Bridgett Watkins has eyes set on burled arch in Nome
Salcha musher prepares for second run in the Iditarod
FAIRBANKS, Alaska (KTVF) - A little over one year ago, Bridgett Watkins was preparing for her first Iditarod. On a training run, her team, Kennel on a Hill, was attacked by a moose. Last year’s story can be found here.
“It still is a fantastic story,” mentioned Watkins. “You learn so much through those moments of trial and struggle, and that’s what my whole season was about last year... I think if it wouldn’t have been for those struggles at the end of the race and leading up to the race, we wouldn’t have been as prepared. The last Iditarod was truly wonderful.”

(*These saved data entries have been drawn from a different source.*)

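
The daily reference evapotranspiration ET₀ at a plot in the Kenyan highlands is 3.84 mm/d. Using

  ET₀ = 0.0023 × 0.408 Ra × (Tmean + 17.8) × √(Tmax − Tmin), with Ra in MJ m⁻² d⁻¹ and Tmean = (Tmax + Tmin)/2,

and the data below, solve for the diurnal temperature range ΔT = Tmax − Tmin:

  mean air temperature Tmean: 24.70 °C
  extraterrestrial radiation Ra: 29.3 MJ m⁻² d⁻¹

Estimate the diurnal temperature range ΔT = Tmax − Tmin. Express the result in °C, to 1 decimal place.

10.8 °C

√ΔT = ET₀ / [0.0023 × 0.408 × Ra × (Tmean+17.8)] = 3.84 / (0.0023 × 11.9544 × 42.50) = 3.2861
ΔT = 3.2861² = 10.798 °C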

Nothing seemed to stop her from getting to the starting line. From the moose attack to a broken dog trailer, Watkins kept persevering to race in her first Iditarod.

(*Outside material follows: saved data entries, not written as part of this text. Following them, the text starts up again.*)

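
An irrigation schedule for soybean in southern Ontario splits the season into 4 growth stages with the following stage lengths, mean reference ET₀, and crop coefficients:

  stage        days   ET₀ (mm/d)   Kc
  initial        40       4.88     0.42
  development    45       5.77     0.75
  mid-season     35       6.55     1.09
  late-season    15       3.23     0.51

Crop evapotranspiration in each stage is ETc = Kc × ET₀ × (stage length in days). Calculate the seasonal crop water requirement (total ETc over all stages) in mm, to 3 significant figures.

initial: 0.42 × 4.88 × 40 = 81.98 mm
development: 0.75 × 5.77 × 45 = 194.74 mm
mid-season: 1.09 × 6.55 × 35 = 249.88 mm
late-season: 0.51 × 3.23 × 15 = 24.71 mm
Seasonal total = 551.31 mm

551 mm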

Braving the trails, Watkins and her team were less than one hundred miles away from the finish in Nome. However, a brutal blizzard forced Watkins to scratch. She had also suffered a broken collarbone during the blizzard.
Now, she’s preparing to participate in her second Iditarod, and her eyes are set at the finish in Nome. “I come to this race much different than I did last year,” stated Watkins. “Last year I felt like I was kind of limping in and just trying to get to the starting line. This year, the starting line has not been an issue... We’ve been so lucky and so blessed.”
Watkins has completed every training run she had planned leading up to the race, and is still finalizing her team ahead of Saturday’s ceremonial start in Anchorage.
One of the dogs in last year’s attack, Flash, died as a result of the accident. Flash was the lead dog for Kennel on a Hill. This year, a large part of the race will be dedicated to Flash.
“He’s been on our mind a lot, especially with two of his siblings on our team,” said Watkins. “Their floppy ears, and mannerisms remind me of him often. It’s exciting they’re on my team. He’s giving me a lot of strength. He’ll be with us the whole way, and his siblings will carry it through for him.”
Watkins wears a keychain with Flash’s image engraved in on her parka. She mentioned that she hears the keychain flap, and it serves as a constant, positive reminder for her.
One of the aforementioned siblings of Flash, Bill (aka Billy Boy), was also injured in last year’s attack. Bill’s leg was broken, but has made a full recovery. Now it’s time for him to compete in his first race.
“Talk about a Cinderella story,” exclaimed Watkins. “He’s Flash’s full brother. After all the tragedy from last year, I’m so excited to have him on my team. He is super energetic and is the most excited dog we have.”
Bridgett Watkins is not just a musher. She has a full-time job and a mother of two children. Those two boys were in Nome last Iditarod. Even though they didn’t fully know what was happening, they knew something was off, and they met their mom at the airport, not the burled arch.
“A lot of people ask me why I do this,” answered Watkins. “It’s really simple. God gave me these children to raise and to put out into this world to be great humans. I wouldn’t serve them any justice if I just quit and lay down.”
Watkins story touched many last season. It even reached ESPN. Bridgett was not shy to answer what it means to be such an inspiration to so many people.
“My kids are my reason why, but the who are also all those people that can see the struggle and perseverance,” Watkins responded. “They can see the hard work and dedication of finding and never giving up on your dreams. You have to take that leap of faith. You can’t just hope, dream, wish, and plan. You have to take the next step, and the next steps after that. It’s not going to be easy. It’s going to be difficult, but you have to keep going.”
Watkins is prepared for her second running of “the last great race.” The 51st Iditarod has the ceremonial start, March 4, in Anchorage. The official restart in Wasilla will be Sunday, March 5.